The first schema of Ultimate Wiktionary mark 1 may be lacking in some
respects. But the idea with UW is to have a base scheme, get acquainted
with what we do and ammend it. The base will be base and open for
improvements. The idea is to change the scheme on a regular basis based
on the experience that we gain and based on the functionality that we want.

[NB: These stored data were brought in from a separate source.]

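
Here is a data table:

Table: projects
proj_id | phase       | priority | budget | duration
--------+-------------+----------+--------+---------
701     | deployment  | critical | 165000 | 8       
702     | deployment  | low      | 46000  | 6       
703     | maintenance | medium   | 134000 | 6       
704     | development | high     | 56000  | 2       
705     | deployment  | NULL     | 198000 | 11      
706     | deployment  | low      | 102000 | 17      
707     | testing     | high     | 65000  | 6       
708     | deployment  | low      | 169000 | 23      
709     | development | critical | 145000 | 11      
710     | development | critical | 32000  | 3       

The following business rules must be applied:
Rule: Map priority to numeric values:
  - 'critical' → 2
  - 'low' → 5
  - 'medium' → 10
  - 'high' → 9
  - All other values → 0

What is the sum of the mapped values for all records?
49

Step 1: Apply mapping to each record
Step 2: Count by status:
  'critical': 3 records × 2 = 6
  'low': 3 records × 5 = 15
  'medium': 1 records × 10 = 10
  'high': 2 records × 9 = 18
Step 3: Sum all mapped values = 49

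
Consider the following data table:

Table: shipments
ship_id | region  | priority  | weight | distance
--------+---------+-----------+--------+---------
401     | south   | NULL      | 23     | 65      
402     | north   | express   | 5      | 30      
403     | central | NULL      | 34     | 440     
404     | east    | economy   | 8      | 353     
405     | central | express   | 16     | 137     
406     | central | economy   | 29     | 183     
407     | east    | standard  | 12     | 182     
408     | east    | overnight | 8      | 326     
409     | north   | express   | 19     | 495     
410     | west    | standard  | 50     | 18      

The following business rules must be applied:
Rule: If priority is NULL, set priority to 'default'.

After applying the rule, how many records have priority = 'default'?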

At this moment in time we are building up to the moment where we DO
start talking schema's in earnest. So if you have proposals as to an
EAGLES standard the handling of equivalence lists semantic fields this
is the time to propose.
Please publish on META and use the category "Wiktionary"
Thanks,
GerardM
>>>Are there objections from old-school wiktionarians to the ultimate
wiktionary plans? Is it possible that we could address these objections
through code?
I've been an active administrator on Wiktionary for some months now. But
only recently subscribed to the mailing list - only just noticing that such
a thing exists.
So this discussion of the Ultimate Wiktionary comes as a complete surprise
to me.
Which is even more alarming as somewhere in Wiki-.org land there is clearly
a policy that all changes etc must be notified and approved through the web
site. The mailing list is only an ancillary means of communication.
So I would suggest whoever is managing the idea of change needs to lift
their game in keeping the active Wiktionary community informed.